Still, these guys deserve some credit, unsporting as their methods, and prosaic as their results, were. Always with the solar temples and the must-have-been-a-granary suppositions. Where are the stone whirligig behemoths of my dreams?

Explorers Rediscover Incan City Near Machu Picchu

...Using infrared aerial photography to penetrate the forest canopy, the team led by Briton Hugh Thomson and American Gary Zeigler located the ruins at Llactapata 50 miles northwest of the ancient Incan capital, Cusco.

After locating the city from the air, the expedition used machetes to hack through the jungle to reach it, 9,000 feet up the side of a mountain.

They found stone buildings including a solar temple and houses covering several square miles in the same alignment with the Pleiades star cluster and the June solstice sunrise as Machu Picchu, which was a sacred center.

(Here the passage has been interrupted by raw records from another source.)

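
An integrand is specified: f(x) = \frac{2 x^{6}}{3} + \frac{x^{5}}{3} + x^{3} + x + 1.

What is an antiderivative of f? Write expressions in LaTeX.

An antiderivative is F(x) = \frac{2 x^{7}}{21} + \frac{x^{6}}{18} + \frac{x^{4}}{4} + \frac{x^{2}}{2} + x.

The integrand splits into summands that can be handled one at a time.
Check: d/dx[\frac{2 x^{7}}{21} + \frac{x^{6}}{18} + \frac{x^{4}}{4} + \frac{x^{2}}{2} + x] = \frac{2 x^{6}}{3} + \frac{x^{5}}{3} + x^{3} + x + 1 = f(x).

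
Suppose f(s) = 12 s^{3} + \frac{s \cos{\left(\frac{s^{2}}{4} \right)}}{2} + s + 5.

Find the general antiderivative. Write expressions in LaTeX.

F(s) = 3 s^{4} + \frac{s^{2}}{2} + 5 s + \sin{\left(\frac{s^{2}}{4} \right)} + C

Integrate term by term and add the pieces.
Check: d/ds[3 s^{4} + \frac{s^{2}}{2} + 5 s + \sin{\left(\frac{s^{2}}{4} \right)}] = 12 s^{3} + \frac{s \cos{\left(\frac{s^{2}}{4} \right)}}{2} + s + 5 = f(s).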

...excavations suggested that it might also have acted as a granary and dormitory for its sacred neighbor, he added.


...The Incas abandoned their towns and cities and retreated from the treasure-hunting Spanish invaders after the Conquistadors captured and executed the last Incan leader, Tupac Amaru, in 1572.


Hard to keep those Tupacs down. Their hits keep coming, their cities keep reappearing.